Employers and individuals may also open special accounts created to pay for Qualified Medical Expenses (QMEs). QMEs are defined in the tax code as any costs incurred in the process of receiving “medical care,” including expenses related to the diagnosis, treatment, or prevention of a medical problem that is or could lead to the proper functioning of the body.

Health Care Accounts for Qualified Medical Expenses

Health Reimbursement Arrangement (HRA) –  An HRA is used to reimburse employees for QMEs.  All employees are eligible.  Reimbursements are excluded from the employee’s gross income, giving the employee a tax advantage.  The employer is the sole contributor and unused funds may carry over, but may be capped.  An HRA is not portable.

Health Savings Accounts (HSA) –  An HSA is used with a HDHP to pay for QMEs of the account holder and dependents.  Anyone who is covered by an HDHP is eligible.  Contributors include the employee, employer or both.  The unused funds may carry over from year to year and is portable.  The account earns tax-free interest and employee contributions ae tax deductible.  Qualified withdrawals are untaxed.

Flexible Spending Accounts (FSA) – An FSA is created to reimburse QMEs or health insurance premiums for account holder and dependents.  All employees are eligible unless self-employed.  Contributors include employer, individuals, or both. This is a “use it or lose it” arrangement – it is not portable.  Employee contributions are made on a tax-fee basis.

Making Sense of Your Health Plan

Health insurance plans are often based on a network of doctors and other health care providers.  Different plan types offer different levels of access to providers outside of a plan’s network.  Below are some terms and their acronyms in an effort to help you understand them.

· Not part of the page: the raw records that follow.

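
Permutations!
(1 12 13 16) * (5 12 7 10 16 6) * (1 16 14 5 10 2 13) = (16)(1 7 2 13 6 10 14 5 12) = [0, 7, 13, 3, 4, 12, 10, 2, 8, 9, 14, 11, 1, 6, 5, 15, 16]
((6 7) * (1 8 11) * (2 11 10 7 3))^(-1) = ((1 8 10 7 6 3 2 11))^(-1) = (1 11 2 3 6 7 10 8)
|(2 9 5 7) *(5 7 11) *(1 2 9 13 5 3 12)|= |(1 2 13 5 11 3 12)(7 9)|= 14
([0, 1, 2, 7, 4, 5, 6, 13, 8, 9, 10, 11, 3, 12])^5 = (3 7 13 12)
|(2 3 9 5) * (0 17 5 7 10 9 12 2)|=3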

Health Maintenance Organization (HMO) – HMOs have networks of doctors, specialists, pharmacies, and labs.  You must stay within the network of your HMO to receive the care you need.  You must choose a Primary Care Physician (PCP), who is the person responsible for the coordination of your care. Your PCP must give you a referral to see an in-network specialist. You cannot go out-of-network to get care unless your plan approves it ahead of time, and approvals are often granted only if there is no in-network qualified provider in your area.

Preferred Provider Organization (PPO) – In a PPO, you have more provider choice since you may receive services in- or out-of-network. You also do not need a referral to see a specialist.  Most PPOs cover 70-80% of out of network costs, but the amount paid is based on how much the plan would pay a doctor in its own network. The unpaid amount is called co-insurance.  Doctors outside of the PPO’s network can charge whatever they like for your care, so this is important to discuss before receiving services.  Also, be sure to check your plan documents so that you are aware of your co-insurance and benefits if you choose to go out-of-network.

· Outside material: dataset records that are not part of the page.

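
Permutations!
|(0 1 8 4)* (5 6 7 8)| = |(0 1 5 6 7 8 4)| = 7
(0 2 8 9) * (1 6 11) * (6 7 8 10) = [2, 7, 10, 3, 4, 5, 11, 8, 9, 0, 6, 1] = (0 2 10 6 11 1 7 8 9)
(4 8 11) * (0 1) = [1, 0, 2, 3, 8, 5, 6, 7, 11, 9, 10, 4] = (0 1)(4 8 11)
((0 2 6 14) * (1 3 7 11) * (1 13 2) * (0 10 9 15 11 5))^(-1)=(0 5 7 3 1)(2 13 11 15 9 10 14 6)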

Point of Service (POS) – The POS plan is like a combination of the HMO and PPO plans.  You are required to designate an in-network physician to be your primary health care provider. You may go out-of-network if you choose but in doing so, you will have to pay most of the cost yourself.  The one exception to this rule occurs when your primary care physician refers you to a specific out-of-network doctor, in which case, the health plan will pay all or most of your bill.

Exclusive Provider Organizations (EPO) - EPO plans function similarly to HMOs, except that you cannot go out-of-network under any circumstances.  There are no out-of-network benefits. You must receive all of your care within the plan’s network. Unlike an HMO, you do not need to select a PCP, nor do you need to contact your PCP for referrals to specialists.  However, because you are responsible for choosing specialists and hospitals, it is especially important to check that your selected health care providers are in the network by calling the health plan or referring to its website.